The Senate considered an amendment that would exclude cases of rape and incest, but the Republican-led Senate voted it down.

The Alabama bill is the most blatant attempt to date to overturn Roe v. Wade.

“To take that choice away from that person who had such a traumatic act committed against them,” Sen. Figures said, “to be left with the residue of that person if you will, to have to bring that child into this world and be reminded of it every single day.”

The Alabama chapter of the American Civil Liberties (ACLU) has vowed to sue if the bill becomes law and followed with a tweet that displayed a map showing the locations of clinics across the state.

“This bill will not take effect anytime in the near future, and abortion will remain a safe, legal medical procedure at all clinics in Alabama.”

“In Ohio, a law signed last month by Gov. Mike DeWine, R,” The Washington Post writes (May 15), “outlaws abortion as early as a fetal heartbeat can be detected before many women even know they’re pregnant (also without exception for rape or incest). And in Georgia, a new law signed last week by Gov. Brian Kemp, R, outlaws abortion after six weeks, again before many women know.”

On Tuesday, Senator Figures filed an amendment to the bill that would make it a felony for a man to have a vasectomy. It failed to pass.

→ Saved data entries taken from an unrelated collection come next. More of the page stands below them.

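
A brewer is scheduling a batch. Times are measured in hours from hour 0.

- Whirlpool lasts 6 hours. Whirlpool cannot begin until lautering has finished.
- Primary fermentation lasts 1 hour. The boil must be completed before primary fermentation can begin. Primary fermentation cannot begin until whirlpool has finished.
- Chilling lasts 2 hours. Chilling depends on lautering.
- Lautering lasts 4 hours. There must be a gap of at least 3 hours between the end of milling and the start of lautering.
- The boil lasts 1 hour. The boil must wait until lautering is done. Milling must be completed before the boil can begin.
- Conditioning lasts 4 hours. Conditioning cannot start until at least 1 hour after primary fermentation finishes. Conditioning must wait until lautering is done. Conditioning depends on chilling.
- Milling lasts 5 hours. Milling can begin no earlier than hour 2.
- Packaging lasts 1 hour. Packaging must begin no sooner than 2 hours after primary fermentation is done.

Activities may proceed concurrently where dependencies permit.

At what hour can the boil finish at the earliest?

15

Milling waits on its own release at hour 2, so it starts at hour 2 and finishes at 2 + 5 = hour 7.
Lautering cannot begin until milling (finishes hour 7, plus 3-hour gap → hour 10). It runs from hour 10 to 10 + 4 = hour 14.
For the boil: lautering (finishes hour 14); milling (finishes hour 7). Taking the maximum gives a start of hour 14, and it finishes at 14 + 1 = hour 15.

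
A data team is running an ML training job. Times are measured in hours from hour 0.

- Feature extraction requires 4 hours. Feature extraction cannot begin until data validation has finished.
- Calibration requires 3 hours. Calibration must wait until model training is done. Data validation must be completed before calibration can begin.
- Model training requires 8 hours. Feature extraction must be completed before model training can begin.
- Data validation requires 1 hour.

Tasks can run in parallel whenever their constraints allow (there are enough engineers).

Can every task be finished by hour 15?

No

Nothing blocks data validation, so it runs from hour 0 to hour 1.
Feature extraction waits on data validation (finishes hour 1), so it starts at hour 1 and finishes at 1 + 4 = hour 5.
After feature extraction (finishes hour 5), model training can start at hour 5 and finishes at hour 13.
Calibration needs all of model training (finishes hour 13); data validation (finishes hour 1). That puts its earliest start at hour 13; it finishes at 13 + 3 = hour 16.
The earliest everything can be done is hour 16, which is after the deadline of 15, so it is not possible.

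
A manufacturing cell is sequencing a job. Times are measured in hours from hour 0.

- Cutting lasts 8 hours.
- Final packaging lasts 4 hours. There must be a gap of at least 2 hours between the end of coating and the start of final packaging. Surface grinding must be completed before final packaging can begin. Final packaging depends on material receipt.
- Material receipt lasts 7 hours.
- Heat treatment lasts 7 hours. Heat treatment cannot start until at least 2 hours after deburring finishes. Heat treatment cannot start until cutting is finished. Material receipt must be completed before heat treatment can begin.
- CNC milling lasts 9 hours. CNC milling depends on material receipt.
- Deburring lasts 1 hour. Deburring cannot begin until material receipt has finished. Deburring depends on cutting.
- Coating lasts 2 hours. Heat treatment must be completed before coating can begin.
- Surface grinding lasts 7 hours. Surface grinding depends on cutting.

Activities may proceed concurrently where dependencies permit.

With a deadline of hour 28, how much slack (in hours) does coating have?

Nothing blocks cutting, so it runs from hour 0 to hour 8.
Material receipt has no prerequisites, so it starts at hour 0 and finishes at hour 7.
Deburring needs all of material receipt (finishes hour 7); cutting (finishes hour 8). That puts its earliest start at hour 8; it finishes at 8 + 1 = hour 9.
Heat treatment has to wait for deburring (finishes hour 9, plus 2-hour gap → hour 11); cutting (finishes hour 8); material receipt (finishes hour 7). The latest of these is hour 11, so heat treatment runs hour 11 to 11 + 7 = hour 18.
Coating cannot begin until heat treatment (finishes hour 18). It runs from hour 18 to 18 + 2 = hour 20.

Working backward from the deadline:
Nothing follows final packaging; the deadline of hour 28 is its only limit. It must start by 28 − 4 = hour 24.
Coating must finish before final packaging (must start by hour 24, minus 2-hour gap → hour 22). With a 2-hour duration, coating must start by 22 − 2 = hour 20.
So coating can start as early as hour 18 and as late as hour 20, giving 20 − 18 = 2 hours of slack.

2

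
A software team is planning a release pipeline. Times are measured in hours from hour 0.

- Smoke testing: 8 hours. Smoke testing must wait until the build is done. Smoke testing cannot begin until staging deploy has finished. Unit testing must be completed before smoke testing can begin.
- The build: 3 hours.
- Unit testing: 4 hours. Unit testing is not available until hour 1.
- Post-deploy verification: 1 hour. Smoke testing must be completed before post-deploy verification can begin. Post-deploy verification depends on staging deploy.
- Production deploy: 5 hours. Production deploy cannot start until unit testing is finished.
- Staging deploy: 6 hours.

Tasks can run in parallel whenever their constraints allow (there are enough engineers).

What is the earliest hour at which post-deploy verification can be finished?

Staging deploy can start immediately at hour 0; it finishes at hour 6.
Unit testing cannot begin until its own release at hour 1. It runs from hour 1 to 1 + 4 = hour 5.
The build has no prerequisites, so it starts at hour 0 and finishes at hour 3.
For smoke testing: the build (finishes hour 3); staging deploy (finishes hour 6); unit testing (finishes hour 5). Taking the maximum gives a start of hour 6, and it finishes at 6 + 8 = hour 14.
Post-deploy verification cannot start until smoke testing (finishes hour 14); staging deploy (finishes hour 6). The controlling bound is hour 14, so post-deploy verification finishes at 14 + 1 = hour 15.

15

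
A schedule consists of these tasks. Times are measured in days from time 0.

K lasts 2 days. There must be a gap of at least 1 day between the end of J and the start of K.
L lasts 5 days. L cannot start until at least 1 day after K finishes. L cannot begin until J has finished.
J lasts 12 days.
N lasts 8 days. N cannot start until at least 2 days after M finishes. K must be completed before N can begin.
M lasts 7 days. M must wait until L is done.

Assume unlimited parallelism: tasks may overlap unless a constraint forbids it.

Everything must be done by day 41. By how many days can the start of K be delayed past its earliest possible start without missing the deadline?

3

J can start immediately at day 0; it finishes at day 12.
After J (finishes day 12, plus 1-day gap → day 13), K can start at day 13 and finishes at day 15.

Working backward from the deadline:
Nothing follows N; the deadline of day 41 is its only limit. It must start by 41 − 8 = day 33.
Since N (must start by day 33, minus 2-day gap → day 31) depends on it, M must finish by day 31. Backing off its 7-day duration gives a latest start of day 24.
L feeds into M (must start by day 24); so L must finish by day 24 and therefore start by day 19.
For K: L (must start by day 19, minus 1-day gap → day 18); N (must start by day 33). The most restrictive is day 18; with a 2-day duration, K must start by day 16.
So K can start as early as day 13 and as late as day 16, giving 16 − 13 = 3 days of slack.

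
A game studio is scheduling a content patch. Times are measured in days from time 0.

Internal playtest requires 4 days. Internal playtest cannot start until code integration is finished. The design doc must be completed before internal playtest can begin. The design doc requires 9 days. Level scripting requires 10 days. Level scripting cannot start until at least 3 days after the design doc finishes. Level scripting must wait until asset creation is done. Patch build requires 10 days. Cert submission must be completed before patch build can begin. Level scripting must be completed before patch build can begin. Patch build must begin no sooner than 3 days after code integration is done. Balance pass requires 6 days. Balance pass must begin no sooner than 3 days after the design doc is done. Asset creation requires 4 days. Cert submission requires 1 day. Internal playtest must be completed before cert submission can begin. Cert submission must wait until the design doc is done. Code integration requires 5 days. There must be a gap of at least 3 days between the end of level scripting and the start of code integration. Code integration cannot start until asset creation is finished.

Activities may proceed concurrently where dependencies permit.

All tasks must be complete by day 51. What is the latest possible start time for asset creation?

14

Nothing follows patch build; the deadline of day 51 is its only limit. It must start by 51 − 10 = day 41.
Cert submission feeds into patch build (must start by day 41); so cert submission must finish by day 41 and therefore start by day 40.
Internal playtest must finish before cert submission (must start by day 40). With a 4-day duration, internal playtest must start by 40 − 4 = day 36.
For code integration: internal playtest (must start by day 36); patch build (must start by day 41, minus 3-day gap → day 38). The most restrictive is day 36; with a 5-day duration, code integration must start by day 31.
For level scripting: code integration (must start by day 31, minus 3-day gap → day 28); patch build (must start by day 41). The most restrictive is day 28; with a 10-day duration, level scripting must start by day 18.
Asset creation feeds level scripting (must start by day 18); code integration (must start by day 31). Taking the minimum, asset creation must finish by day 18 and start by 18 − 4 = day 14.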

“ ‘It was just to prove a point,’ she told The Washington Post. ‘Put yourself in our shoes. I tell them, there’s no law on the books anywhere in this country that mandate what a man can and can’t do with his body, yet for us, there are a number of them. … They’re just so hellbent on doing what they want to do that they ignore all of that.’ ”

“Now, we understand the women in this chamber are a minority,” Coleman-Madison told Senate Republicans, “but one of these days that’s going to change. And Sen. Figures’ amendment might just get passed.”

On Wednesday, Governor Kay Ivey signed the bill into law.

Roe/Wade was a subject brought up by many of the women in the U.S. Senate before confirmation hearings on Brett Kavanaugh.

After meeting with the Supreme Court nominee in her office, Senator Susan Collins of Maine appeared satisfied by Kavanaugh’s response on the issue.

“We talked about whether he considered Roe to be settled law,” Collins told reporters. “He said that he agreed with what [Chief] Justice [John] Roberts said at his nomination hearing in which he said that it was settled law.”

If the Alabama case makes it to the U.S. Supreme Court, we’ll see.